Rapid progress on south Warsaw bypass

In the few months since work started on clearing the way for the Południowa Obwodnica Warszawy (Warsaw southern bypass), progress has been remarkably quick. Houses, gardens, trees and scrub are being removed. Scores of truck movements a day, diggers of all sorts, the pressure is on the finish before the nesting season begins. Above: Looking east towards ul. Puławska from the Metro access railway line. To the left, houses await demolition.

Above: Looking north from the track towards ul. Tramblanki. I talked to a local resident who told me that the people still living in the houses along the path of the bypass have until the end of the month to move out. He was understandably bitter about the prospect. But this road is necessary. The bypass is the S2 express road, which links the eastern and western stretches of the A2 motorway across the south of Warsaw. This has been known about for many years, finally its happening.

Above: The bypass will run parallel to the railway line which connects Warsaw's Metro to the outside world from near the southern perimeter of the airport to ul. Puławska and beyond. Here we see ul.
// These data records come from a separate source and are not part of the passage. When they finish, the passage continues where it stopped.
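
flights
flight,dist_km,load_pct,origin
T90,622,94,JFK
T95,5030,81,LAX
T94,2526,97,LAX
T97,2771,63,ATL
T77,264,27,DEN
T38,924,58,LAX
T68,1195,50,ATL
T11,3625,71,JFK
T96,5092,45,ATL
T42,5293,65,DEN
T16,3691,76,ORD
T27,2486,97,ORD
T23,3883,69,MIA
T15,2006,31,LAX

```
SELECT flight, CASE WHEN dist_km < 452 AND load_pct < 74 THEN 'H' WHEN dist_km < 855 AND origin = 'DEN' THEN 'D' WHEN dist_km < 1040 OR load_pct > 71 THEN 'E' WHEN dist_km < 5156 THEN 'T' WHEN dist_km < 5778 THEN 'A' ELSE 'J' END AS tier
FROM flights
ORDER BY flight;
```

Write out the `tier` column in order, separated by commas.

flight=T11: dist_km < 5156 → T
flight=T15: dist_km < 5156 → T
flight=T16: dist_km < 1040 OR load_pct > 71 → E
flight=T23: dist_km < 5156 → T
flight=T27: dist_km < 1040 OR load_pct > 71 → E
flight=T38: dist_km < 1040 OR load_pct > 71 → E
flight=T42: dist_km < 5778 → A
flight=T68: dist_km < 5156 → T
flight=T77: dist_km < 452 AND load_pct < 74 → H
flight=T90: dist_km < 1040 OR load_pct > 71 → E
flight=T94: dist_km < 1040 OR load_pct > 71 → E
flight=T95: dist_km < 1040 OR load_pct > 71 → E
flight=T96: dist_km < 5156 → T
flight=T97: dist_km < 5156 → T

T, T, E, T, E, E, A, T, H, E, E, E, T, T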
Hołubcowa crossing the track. In the distance, the path of the bypass. Hołubcowa will cross over both railway and bypass; a viaduct will be built on the spot where I'm standing.

Moving further west; the farmhouse on the corner of ul. Hołubcowa and ul. Karnawał is being demolished. A shame, as it was full of rural character, solidly built. Below: We cross the main Warsaw-Radom railway line, where a row of trucks is parked up on the spot where the bypass will cross the new S79 running down from ul. Sasanki; to the south, the S7 will one day run from this spot down to Kielce, Kraków and on to Budapest.

Below: Looking north towards the city centre. The S79 will run under the viaduct, past the airport and on to ul. Sasanki. Work, I noticed on Friday from the train on my way in to town, is going on apace at that end too. Trees and summerhouses are being cleared.

Below: Looking towards the railway line from the junction. I would guess that the earthwork to the right will form an acoustic screen? It does not look robust enough to carry the weight of an expressway. I shall find out in due course. In the distance, a Radom-bound local train.

While excited at the idea that at long last Warsaw will get proper road links to the outside world, I am also saddened by the passing of a semi-rural way of life. Below: A summerhouse to the west of the junction. Looking through the scattered magazines (from the 1960s) and toys, I'd guess that this was where a grandmother once looked after her grandchildren, keeping them amused over the summer holidays. Everything must pass.